Maltenri 15/11/2011
O pior da trilogia
A trilogia “Dragões de Éter”, escrita por Raphael Draccon, chega ao seu final com “Círculos de Chuva”, pela editora Leya. Neste último volume, somos apresentados a uma situação mais dramática que nos primeiros livros: aqui, em princípio, todo o continente do Ocaso entra em guerra, por conta de uma quebra de um tratado internacional firmado entre os humanos de Arzallum e os gigantes de Brobdingnag.
Comecemos pela forma, e analisemos o fundo do romance, assim como a trilogia na sua totalidade na seqüência.
Ao ler o livro, tive a impressão que o estilo do autor involuiu com relação ao segundo livro, e talvez até com relação ao primeiro. Está impreciso, inconsistente e variando muito entre bons momentos e péssimos momentos, tornando o estilo fastidioso e no limite do aceitável para o leitor atento.

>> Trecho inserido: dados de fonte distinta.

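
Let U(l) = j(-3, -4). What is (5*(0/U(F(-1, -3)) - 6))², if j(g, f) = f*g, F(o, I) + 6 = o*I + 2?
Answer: 900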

Por exemplo, na página 225, o narrador nos presenteia com a pérola “agora estava na tal da traquéia”. Pergunto então se o autor/narrador desconhece a traquéia, parte fundamental do corpo humano, ou se dúvida de sua existência. Este tipo de fraseamento só é usado no oral, e mesmo assim com um caráter extremamente debochado, ou indicando desconhecimento do objeto mencionado. E este é só um dos inúmeros exemplos que podem ser encontrados ao longo do livro.
O autor tenta retornar ao estilo usado no primeiro livro, e um pouco mais abandonado no segundo, em que tenta estabelecer um diálogo fictício entre narrador e leitor (como se o leitor fosse uma pessoa que estivesse escutando um bardo contando uma história em alguma taverna). E em um momento do livro, tenta até acentuar este aspecto, fazendo com que o leitor participe diretamente da ação. Como já havia dito na resenha do primeiro livro, não me agradou naquele momento e continua não me agradando aqui. Sobretudo porque esta participação não adiciona nada a história, a não ser uma bela contradição: se o leitor participa da narrativa, por que o narrador conta tudo como se os acontecimentos já houvessem acontecido há muito tempo, e ele estaria apenas relatando fatos desconhecidos a um leitor ignorante?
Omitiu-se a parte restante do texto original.